Clearly reveling in the manipulation of paint, Richter employs a dazzling range of applications, such as translucent washes, supple drips, and unconventional masking, and, as Heinrich notes in the catalogue, frequently produces flashes of bold color mimicking strobe lights and thermal imagery. His complex technique is exemplified in Junas, 2000, a dark, enigmatic, and strangely alluring forest scene, with one figure seemingly grasping a tree and perhaps the sliver of another along the left edge. The main figure and trees are rendered in black silhouette, with ghostly, phosphorescent white illuminating the central clearing and outlining some of the trunks and leaves. Painterly effects abound, including unexpected spots of nonobjective color and a vibrant section of abstract, gestural brushwork.
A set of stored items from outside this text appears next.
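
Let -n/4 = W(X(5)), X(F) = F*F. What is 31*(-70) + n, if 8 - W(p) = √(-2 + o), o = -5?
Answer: -2202 + 4*I*√7 ≈ -2202.0 + 10.583*I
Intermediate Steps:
X(F) = F²
W(p) = 8 - I*√7 (W(p) = 8 - √(-2 - 5) = 8 - √(-7) = 8 - I*√7)
n = -32 + 4*I*√7 (n = -4*(8 - I*√7) = -32 + 4*I*√7 ≈ -32.0 + 10.583*I)
31*(-70) + n = 31*(-70) + (-32 + 4*I*√7) = -2170 + (-32 + 4*I*√7) = -2202 + 4*I*√7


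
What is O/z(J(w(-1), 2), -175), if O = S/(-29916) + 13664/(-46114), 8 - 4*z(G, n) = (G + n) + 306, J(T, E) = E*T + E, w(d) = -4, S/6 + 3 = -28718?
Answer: -1256311490/6725288817 ≈ -0.18680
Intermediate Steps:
S = -172326 (S = -18 + 6*(-28718) = -18 - 172308 = -172326)
J(T, E) = E + E*T
z(G, n) = -149/2 - G/4 - n/4 (z(G, n) = 2 - ((G + n) + 306)/4 = 2 - (306 + G + n)/4 = 2 + (-153/2 - G/4 - n/4) = -149/2 - G/4 - n/4)
O = 628155745/114962202 (O = -172326/(-29916) + 13664/(-46114) = -172326*(-1/29916) + 13664*(-1/46114) = 28721/4986 - 6832/23057 = 628155745/114962202 ≈ 5.4640)
O/z(J(w(-1), 2), -175) = 628155745/(114962202*(-149/2 - (1 - 4)/2 - ¼*(-175))) = 628155745/(114962202*(-149/2 - (-3)/2 + 175/4)) = 628155745/(114962202*(-149/2 - ¼*(-6) + 175/4)) = 628155745/(114962202*(-149/2 + 3/2 + 175/4)) = 628155745/(114962202*(-117/4)) = (628155745/114962202)*(-4/117) = -1256311490/6725288817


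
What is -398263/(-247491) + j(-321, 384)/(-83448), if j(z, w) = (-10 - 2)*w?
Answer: 477426241/286842069 ≈ 1.6644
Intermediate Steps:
j(z, w) = -12*w
-398263/(-247491) + j(-321, 384)/(-83448) = -398263/(-247491) - 12*384/(-83448) = -398263*(-1/247491) - 4608*(-1/83448) = 398263/247491 + 64/1159 = 477426241/286842069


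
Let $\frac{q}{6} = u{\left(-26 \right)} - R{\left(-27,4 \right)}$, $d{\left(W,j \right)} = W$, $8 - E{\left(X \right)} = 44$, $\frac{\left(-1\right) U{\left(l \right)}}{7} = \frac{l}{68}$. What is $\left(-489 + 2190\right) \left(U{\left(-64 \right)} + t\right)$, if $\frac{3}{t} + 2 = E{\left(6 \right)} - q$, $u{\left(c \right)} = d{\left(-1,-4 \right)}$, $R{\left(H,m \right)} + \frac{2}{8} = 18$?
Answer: $\frac{28559790}{2533} \approx 11275.0$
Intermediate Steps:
$U{\left(l \right)} = - \frac{7 l}{68}$ ($U{\left(l \right)} = - 7 \frac{l}{68} = - \frac{7 l}{68}$)
$E{\left(X \right)} = -36$ ($E{\left(X \right)} = 8 - 44 = -36$)
$R{\left(H,m \right)} = \frac{71}{4}$ ($R{\left(H,m \right)} = - \frac{1}{4} + 18 = \frac{71}{4}$)
$u{\left(c \right)} = -1$
$q = - \frac{225}{2}$ ($q = 6 \left(-1 - \frac{71}{4}\right) = 6 \left(- \frac{75}{4}\right) = - \frac{225}{2} \approx -112.5$)
$t = \frac{6}{149}$ ($t = \frac{3}{-2 - - \frac{153}{2}} = \frac{3}{-2 + \left(-36 + \frac{225}{2}\right)} = \frac{3}{-2 + \frac{153}{2}} = \frac{3}{\frac{149}{2}} = 3 \cdot \frac{2}{149} = \frac{6}{149} \approx 0.040268$)
$\left(-489 + 2190\right) \left(U{\left(-64 \right)} + t\right) = \left(-489 + 2190\right) \left(\left(- \frac{7}{68}\right) \left(-64\right) + \frac{6}{149}\right) = 1701 \left(\frac{112}{17} + \frac{6}{149}\right) = 1701 \cdot \frac{16790}{2533} = \frac{28559790}{2533}$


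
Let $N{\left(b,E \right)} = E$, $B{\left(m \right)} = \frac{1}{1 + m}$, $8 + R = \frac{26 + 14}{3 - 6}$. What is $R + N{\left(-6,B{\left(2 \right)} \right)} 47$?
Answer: $- \frac{17}{3} \approx -5.6667$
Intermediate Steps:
$R = - \frac{64}{3}$ ($R = -8 + \frac{26 + 14}{3 - 6} = -8 + \frac{40}{-3} = -8 + 40 \left(- \frac{1}{3}\right) = -8 - \frac{40}{3} = - \frac{64}{3} \approx -21.333$)
$R + N{\left(-6,B{\left(2 \right)} \right)} 47 = - \frac{64}{3} + \frac{1}{1 + 2} \cdot 47 = - \frac{64}{3} + \frac{1}{3} \cdot 47 = - \frac{64}{3} + \frac{47}{3} = - \frac{17}{3}$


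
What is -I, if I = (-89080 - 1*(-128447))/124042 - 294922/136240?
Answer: 7804838661/4224870520 ≈ 1.8474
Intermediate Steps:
I = -7804838661/4224870520 (I = (-89080 + 128447)*(1/124042) - 294922*1/136240 = 39367*(1/124042) - 147461/68120 = 39367/124042 - 147461/68120 = -7804838661/4224870520 ≈ -1.8474)
-I = -1*(-7804838661/4224870520) = 7804838661/4224870520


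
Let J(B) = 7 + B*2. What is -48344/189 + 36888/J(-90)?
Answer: -15335344/32697 ≈ -469.01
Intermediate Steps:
J(B) = 7 + 2*B
-48344/189 + 36888/J(-90) = -48344/189 + 36888/(7 + 2*(-90)) = -48344*1/189 + 36888/(7 - 180) = -48344/189 + 36888/(-173) = -48344/189 + 36888*(-1/173) = -48344/189 - 36888/173 = -15335344/32697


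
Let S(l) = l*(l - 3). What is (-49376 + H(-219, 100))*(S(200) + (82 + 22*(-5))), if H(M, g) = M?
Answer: -1952654340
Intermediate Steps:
S(l) = l*(-3 + l)
(-49376 + H(-219, 100))*(S(200) + (82 + 22*(-5))) = (-49376 - 219)*(200*(-3 + 200) + (82 + 22*(-5))) = -49595*(200*197 + (82 - 110)) = -49595*(39400 - 28) = -49595*39372 = -1952654340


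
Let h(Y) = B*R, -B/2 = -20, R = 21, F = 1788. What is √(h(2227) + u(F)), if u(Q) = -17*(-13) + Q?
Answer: √2849 ≈ 53.376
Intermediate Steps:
u(Q) = 221 + Q
B = 40 (B = -2*(-20) = 40)
h(Y) = 840 (h(Y) = 40*21 = 840)
√(h(2227) + u(F)) = √(840 + (221 + 1788)) = √(840 + 2009) = √2849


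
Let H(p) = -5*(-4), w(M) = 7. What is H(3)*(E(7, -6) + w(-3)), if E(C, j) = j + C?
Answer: 160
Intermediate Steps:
E(C, j) = C + j
H(p) = 20
H(3)*(E(7, -6) + w(-3)) = 20*((7 - 6) + 7) = 20*(1 + 7) = 20*8 = 160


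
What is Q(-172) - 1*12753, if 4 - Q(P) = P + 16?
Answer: -12593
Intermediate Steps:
Q(P) = -12 - P (Q(P) = 4 - (P + 16) = 4 - (16 + P) = 4 + (-16 - P) = -12 - P)
Q(-172) - 1*12753 = (-12 - 1*(-172)) - 1*12753 = (-12 + 172) - 12753 = 160 - 12753 = -12593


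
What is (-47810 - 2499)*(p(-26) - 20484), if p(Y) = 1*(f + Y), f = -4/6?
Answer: 3095613388/3 ≈ 1.0319e+9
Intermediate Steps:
f = -⅔ (f = -4*⅙ = -⅔ ≈ -0.66667)
p(Y) = -⅔ + Y (p(Y) = 1*(-⅔ + Y) = -⅔ + Y)
(-47810 - 2499)*(p(-26) - 20484) = (-47810 - 2499)*((-⅔ - 26) - 20484) = -50309*(-80/3 - 20484) = -50309*(-61532/3) = 3095613388/3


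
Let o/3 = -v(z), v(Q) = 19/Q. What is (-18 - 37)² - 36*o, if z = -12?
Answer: 2854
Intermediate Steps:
o = 19/4 (o = 3*(-19/(-12)) = 3*(-19*(-1)/12) = 3*(-1*(-19/12)) = 3*(19/12) = 19/4 ≈ 4.7500)
(-18 - 37)² - 36*o = (-18 - 37)² - 36*19/4 = (-55)² - 1*171 = 3025 - 171 = 2854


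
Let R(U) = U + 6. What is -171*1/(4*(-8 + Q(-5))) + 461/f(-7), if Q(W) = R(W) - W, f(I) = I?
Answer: -2491/56 ≈ -44.482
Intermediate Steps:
R(U) = 6 + U
Q(W) = 6 (Q(W) = (6 + W) - W = 6)
-171*1/(4*(-8 + Q(-5))) + 461/f(-7) = -171*1/(4*(-8 + 6)) + 461/(-7) = -171/((-2*4)) + 461*(-⅐) = -171/(-8) - 461/7 = -171*(-⅛) - 461/7 = 171/8 - 461/7 = -2491/56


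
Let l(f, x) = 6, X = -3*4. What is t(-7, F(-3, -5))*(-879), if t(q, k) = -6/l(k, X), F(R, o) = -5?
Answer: 879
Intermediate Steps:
X = -12
t(q, k) = -1 (t(q, k) = -6/6 = -6*1/6 = -1)
t(-7, F(-3, -5))*(-879) = -1*(-879) = 879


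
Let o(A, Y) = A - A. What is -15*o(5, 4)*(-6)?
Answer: 0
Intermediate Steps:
o(A, Y) = 0
-15*o(5, 4)*(-6) = -15*0*(-6) = 0*(-6) = 0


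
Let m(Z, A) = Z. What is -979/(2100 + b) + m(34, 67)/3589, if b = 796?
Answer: -3415167/10393744 ≈ -0.32858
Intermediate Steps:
-979/(2100 + b) + m(34, 67)/3589 = -979/(2100 + 796) + 34/3589 = -979/2896 + 34*(1/3589) = -979*1/2896 + 34/3589 = -979/2896 + 34/3589 = -3415167/10393744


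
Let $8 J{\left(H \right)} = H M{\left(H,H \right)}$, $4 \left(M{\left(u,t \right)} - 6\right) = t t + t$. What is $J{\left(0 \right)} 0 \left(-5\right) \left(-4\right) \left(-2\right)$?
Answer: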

Although he has tried to free himself from the confining influences of German postwar art, Richter readily admits that he has not been completely successful. While it is difficult, at least stylistically, to tie him directly to some of his predecessors, such as Anselm Kiefer or Georg Baselitz, a portion of the angst and questioning inherent in their work also seems to inform his paintings. And like these artists, Richter has been unable to escape the weight of modern German history. Captain Jack, 2006, for example, a disturbing scene depicting a pistol-toting army officer before a crowd of cowering skeletal figures, can only conjure the Holocaust. But if Richter has not completely slipped the constraints of his German heritage, he has loosened them by drawing on a host of other cultural, historical, and stylistic influences and establishing a distinctive, unmistakably contemporary artistic voice.